> The challenge is that you personally need to report additional information for things like capital gains tax on asset sales, any credits/deductions you wish to claim, and changes in your living arrangements or life status.
Two things:
1. A lot of asset sales should be or are reported by financial institutions, so in the case of me selling stock through Schwab or whatever, it should still be handle-able by the IRS.
2. Okay yes, it's reasonable for me to put in my living status changes or tax deductions I want to claim, but they don't ask just for that, they ask for all the other shit too, all the stuff they already know the answer to. Why?
> A lot of asset sales should be or are reported by financial institutions, so in the case of me selling stock through Schwab or whatever, it should still be handle-able by the IRS.
Your financial institution doesn't necessarily know your capital gains. It reports stock sales to the IRS, but often doesn't report the cost basis because it doesn't know. Consider:
You buy 50 shares of ABC on Jan 1 2020. Then you buy 50 more shares on Jan 1 2022. Now you sell 50 shares of ABC on Jul 1 2022. Which bunch of shares did you sell? Was it a short term gain or a long term gain? Was it a loss? It depends. Neither your broker or IRS knows the answer, but you do.
EDIT: The above information is evidently out of date by about 10 years. TIL
> Which bunch of shares did you sell? Was it a short term gain or a long term gain? Was it a loss? It depends. Neither your broker or IRS knows the answer, but you do.
Your broker does know because you need to tell them which ones to sell when you sold.
The IRS also knows because that's included in the cost basis reported to them by the broker. (This changed some number of years ago, brokers used to only report the income from the sale but not the cost.)
I should add to this, even though the broker reports the cost basis, be proactive in verifying that it is correct.
For reasons I can't comprehend, ETrade reports the costs basis wrong every single year on all my RSU and ESPP sold shares. They do issue a supplemental report which has all the correct info, but the 1099-B has it wrong. It is maddening. I need to send both the 1099 and the supplemental doc to my CPA so things are accounted correctly, otherwise I'd pay a lot more taxes due to ETrade errors.
...and therefore there is even less reason for the IRS to not pre-fill forms or just have an exception-based filing system vs everyone has to file regardless of exceptions / amendments / challenges etc.
What about including the free market of tax helper systems and services? You'll be wiping out an entire industry - doesn't seem very conservative to me.
I've only been trading stocks since 2005ish, but all the brokers I've dealt with have had ways to tell them which shares I was selling. And if I didn't pick them, they'd pick for me. Nowadays, they're required to track cost basis for regular shares. Even if you have shares where they won't report a cost basis, you're supposed to tell them which shares you're selling before the transaction settles.

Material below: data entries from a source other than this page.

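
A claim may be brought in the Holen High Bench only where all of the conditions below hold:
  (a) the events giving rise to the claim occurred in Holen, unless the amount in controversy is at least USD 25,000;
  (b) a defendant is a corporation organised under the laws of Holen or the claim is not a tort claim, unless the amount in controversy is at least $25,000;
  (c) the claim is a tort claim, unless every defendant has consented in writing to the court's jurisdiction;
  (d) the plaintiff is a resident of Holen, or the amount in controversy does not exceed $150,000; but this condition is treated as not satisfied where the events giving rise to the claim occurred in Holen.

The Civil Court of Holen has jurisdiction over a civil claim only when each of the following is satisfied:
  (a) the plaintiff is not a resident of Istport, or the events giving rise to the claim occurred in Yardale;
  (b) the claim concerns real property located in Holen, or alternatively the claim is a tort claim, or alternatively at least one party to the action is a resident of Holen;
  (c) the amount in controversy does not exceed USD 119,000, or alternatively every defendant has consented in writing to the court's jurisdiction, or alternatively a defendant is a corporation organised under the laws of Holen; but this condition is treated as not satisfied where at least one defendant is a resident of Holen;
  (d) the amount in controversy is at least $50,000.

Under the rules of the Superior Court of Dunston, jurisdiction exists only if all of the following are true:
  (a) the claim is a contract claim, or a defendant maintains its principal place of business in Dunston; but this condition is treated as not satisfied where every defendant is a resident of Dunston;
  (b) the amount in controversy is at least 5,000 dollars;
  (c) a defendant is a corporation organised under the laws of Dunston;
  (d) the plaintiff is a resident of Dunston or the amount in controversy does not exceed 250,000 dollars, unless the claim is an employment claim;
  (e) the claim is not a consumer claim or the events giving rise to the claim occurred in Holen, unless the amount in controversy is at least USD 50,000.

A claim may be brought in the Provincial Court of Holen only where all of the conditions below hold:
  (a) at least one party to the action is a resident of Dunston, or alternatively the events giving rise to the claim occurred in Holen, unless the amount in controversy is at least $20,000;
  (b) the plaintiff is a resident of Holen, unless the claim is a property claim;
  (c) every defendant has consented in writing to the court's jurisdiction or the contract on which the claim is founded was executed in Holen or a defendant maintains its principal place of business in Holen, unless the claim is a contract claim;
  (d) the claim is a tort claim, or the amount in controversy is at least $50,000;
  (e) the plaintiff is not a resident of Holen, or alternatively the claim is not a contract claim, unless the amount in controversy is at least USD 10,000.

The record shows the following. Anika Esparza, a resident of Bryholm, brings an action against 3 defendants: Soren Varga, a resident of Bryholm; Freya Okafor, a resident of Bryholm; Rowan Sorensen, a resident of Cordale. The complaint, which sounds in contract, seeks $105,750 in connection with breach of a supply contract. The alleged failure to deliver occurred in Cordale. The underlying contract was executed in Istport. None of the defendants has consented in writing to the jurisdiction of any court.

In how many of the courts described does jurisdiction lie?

0

The Holen High Bench:
  (a) The operative events occurred in Cordale, not Holen. However, the amount in controversy is USD 105,750, which meets the 25,000 dollars floor, so the 'unless' proviso supplies this condition. Satisfied.
  (b) The claim is a contract claim, not a tort claim, which satisfies one of the alternatives. Met.
  (c) The claim is a contract claim, not a tort claim. And no such written consent has been filed, so the proviso does not save it. Condition not met.
  (d) The amount in controversy is 105,750 dollars, within the $150,000 ceiling, so one alternative holds. The exception is not triggered, since the operative events occurred in Cordale, not Holen. Met.
  → The court lacks jurisdiction.
The Civil Court of Holen:
  (a) The plaintiff resides in Bryholm, which is not Istport, so one alternative holds. Met.
  (b) The claim does not concern real property; the claim is a contract claim, not a tort claim; no party resides in Holen — none of the alternatives is met. Not satisfied.
  (c) The amount in controversy is 105,750 dollars, within the USD 119,000 ceiling, so one alternative holds. The exception is not triggered, since no defendant resides in Holen (they reside in Bryholm, Bryholm, Cordale). Met.
  (d) The amount in controversy is $105,750, which meets the 50,000 dollars floor. Condition met.
  → At least one condition fails; no jurisdiction.
The Superior Court of Dunston:
  (a) The claim is a contract claim, so one alternative holds. The exception is not triggered, since the defendants reside as follows — Soren Varga in Bryholm, Freya Okafor in Bryholm, Rowan Sorensen in Cordale — not all in Dunston. Met.
  (b) The amount in controversy is $105,750, which meets the $5,000 floor. Condition met.
  (c) No defendant is a corporation. Not met.
  (d) The amount in controversy is USD 105,750, within the $250,000 ceiling — that alternative is enough. Met.
  (e) The claim is a contract claim, not a consumer claim, so one alternative holds. Condition met.
  → At least one condition fails; no jurisdiction.
The Provincial Court of Holen:
  (a) No party resides in Dunston; the operative events occurred in Cordale, not Holen — none of the alternatives is met. However, the amount in controversy is 105,750 dollars, which meets the $20,000 floor, so the 'unless' proviso supplies this condition. Satisfied.
  (b) The plaintiff resides in Bryholm, not Holen. Nor does the 'unless' clause help: the claim is a contract claim, not a property claim. Condition not met.
  (c) No such written consent has been filed; the contract was executed in Istport, not Holen; no defendant is a corporation — none of the alternatives is met. The proviso rescues it, though: the claim is a contract claim. Condition met.
  (d) The amount in controversy is $105,750, which meets the $50,000 floor — that alternative is enough. Met.
  (e) The plaintiff resides in Bryholm, which is not Holen, so this disjunct is met. Satisfied.
  → At least one condition fails; no jurisdiction.
No court satisfies all of its conditions.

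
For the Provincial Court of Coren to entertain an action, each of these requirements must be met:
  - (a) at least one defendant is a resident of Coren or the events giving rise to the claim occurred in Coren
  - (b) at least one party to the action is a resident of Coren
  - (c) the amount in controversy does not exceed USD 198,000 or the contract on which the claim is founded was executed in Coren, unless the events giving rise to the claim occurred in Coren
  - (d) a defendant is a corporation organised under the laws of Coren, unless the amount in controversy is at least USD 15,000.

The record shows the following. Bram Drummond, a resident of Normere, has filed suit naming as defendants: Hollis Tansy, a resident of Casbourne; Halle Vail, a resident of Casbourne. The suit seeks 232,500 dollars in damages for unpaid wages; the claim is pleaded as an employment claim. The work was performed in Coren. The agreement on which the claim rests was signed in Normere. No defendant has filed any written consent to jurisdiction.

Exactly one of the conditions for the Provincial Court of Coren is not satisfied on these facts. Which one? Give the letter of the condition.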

Employment compensation related shares get weird, but they will at least track the purchase date or the date it entered their system anyway.
In recent years by law the brokerage company tracks the lots you buy and when you sell you can select which to sell. The gains are reported accordingly on the forms the brokerage company sends at the end of the year.
Things get more complicated when you are trading the same security across different brokers because they can’t detect wash sales. The IRS has the information to detect was sales.
Still true for cryptocurrency, and still true that you have latitude over whether to do it as FIFO vs LIFO vs specific lots.
Edit: To pre-empt some replies: yes, centralized exchanges will report sales but they won't always know your cost basis, and a lot of the trades will happen on-chain, which definitely isn't automatically reported.
To be clear, I support the IRS doing as much as the filing as possible, and I agree these issues aren't dealbreakers, but please don't make the situation look different than it really is.
In the theoretical new system, you could have an option to file additional elections or changes. The IRS would have a default that you could then vary if you chose.
Two things:
1. A lot of asset sales should be or are reported by financial institutions, so in the case of me selling stock through Schwab or whatever, it should still be handle-able by the IRS.
2. Okay yes, it's reasonable for me to put in my living status changes or tax deductions I want to claim, but they don't ask just for that, they ask for all the other shit too, all the stuff they already know the answer to. Why?